In support of this position, it is clear that the A-G made no reference in draft reports or the final report to the evidence contained in the series of source records on the matter. To claim otherwise is plainly dishonest.
What is referred to in the final report derives not from a true source document, but from a one-page post facto summary from Armscor's perspective.
You say that A-G Shauket Fakie has "dealt decisively with these allegations". This is true, but his "facts" are wrong.
Fakie said in parliament that despite ADS being able to reduce their tender price the day following their price submission, that they lost the contract. He is wrong - ADS won the contract.
Fakie said ADS resubmitted their tender price before closing time. He is wrong - closing time for ADS to submit their tender was 5pm on April 15 1999.

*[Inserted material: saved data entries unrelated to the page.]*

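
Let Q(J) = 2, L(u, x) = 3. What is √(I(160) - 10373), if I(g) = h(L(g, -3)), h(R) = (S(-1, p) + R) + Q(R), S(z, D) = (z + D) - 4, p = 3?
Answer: I*√10370 ≈ 101.83*I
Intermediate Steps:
S(z, D) = -4 + D + z (S(z, D) = (D + z) - 4 = -4 + D + z)
h(R) = R (h(R) = ((-4 + 3 - 1) + R) + 2 = (-2 + R) + 2 = R)
I(g) = 3
√(I(160) - 10373) = √(3 - 10373) = √(-10370) = I*√10370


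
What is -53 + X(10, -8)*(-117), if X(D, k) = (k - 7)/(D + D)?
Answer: 139/4 ≈ 34.750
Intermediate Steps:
X(D, k) = (-7 + k)/(2*D) (X(D, k) = (-7 + k)/((2*D)) = (-7 + k)*(1/(2*D)) = (-7 + k)/(2*D))
-53 + X(10, -8)*(-117) = -53 + ((1/2)*(-7 - 8)/10)*(-117) = -53 + ((1/2)*(1/10)*(-15))*(-117) = -53 - 3/4*(-117) = -53 + 351/4 = 139/4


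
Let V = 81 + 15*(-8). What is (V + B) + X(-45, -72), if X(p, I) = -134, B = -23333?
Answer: -23506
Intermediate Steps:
V = -39 (V = 81 - 120 = -39)
(V + B) + X(-45, -72) = (-39 - 23333) - 134 = -23372 - 134 = -23506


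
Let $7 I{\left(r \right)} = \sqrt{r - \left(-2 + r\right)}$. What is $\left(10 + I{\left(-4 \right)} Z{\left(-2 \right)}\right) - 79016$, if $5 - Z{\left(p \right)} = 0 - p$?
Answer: $-79006 + \frac{3 \sqrt{2}}{7} \approx -79005.0$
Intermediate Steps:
$Z{\left(p \right)} = 5 + p$ ($Z{\left(p \right)} = 5 - \left(0 - p\right) = 5 - - p = 5 + p$)
$I{\left(r \right)} = \frac{\sqrt{2}}{7}$ ($I{\left(r \right)} = \frac{\sqrt{r - \left(-2 + r\right)}}{7} = \frac{\sqrt{2}}{7}$)
$\left(10 + I{\left(-4 \right)} Z{\left(-2 \right)}\right) - 79016 = \left(10 + \frac{\sqrt{2}}{7} \left(5 - 2\right)\right) - 79016 = \left(10 + \frac{\sqrt{2}}{7} \cdot 3\right) - 79016 = \left(10 + \frac{3 \sqrt{2}}{7}\right) - 79016 = -79006 + \frac{3 \sqrt{2}}{7}$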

It was the German Frigate Consortium, which, as the government's official interlocutor, had to submit both the nominated tenderer's tenders to the Department of Defence and Armscor by 9am on April 16 1999. It appears they did so, but ADS re-submitted their price.
Fakie also said CCII Systems submitted their tender price a day before closing date, ie April 14 1999. He is wrong - they submitted their tender by facsimile at 5.12pm on April 15 (the GFC's fax machine being engaged between 4.45pm and 5.10pm).
Fakie claims it could not be proven conclusively that ADS was given the opposing bidder's prices for the SMS. There are multiple witness statements under oath to the contrary.
What is also mighty curious is that the opposing bidder's price schedules were physically attached to ADS's letter notifying the DoD and Armscor of the subsequent price reduction.
As curious is that AD's letter notifies the DoD and Armscor and not the GFC of their price reduction.
Finally, to call Nigel Bruce's challenging of the A-G, with Bruce being the DA's senior member of SCOPA, a "pursuit of cheap political point-scoring" is actually a massive slight on your own newspaper's credibility.
Richard Young MD,
CCII Systems (Pty) Ltd Cape Town
With acknowledgements to Richard Young and The Star.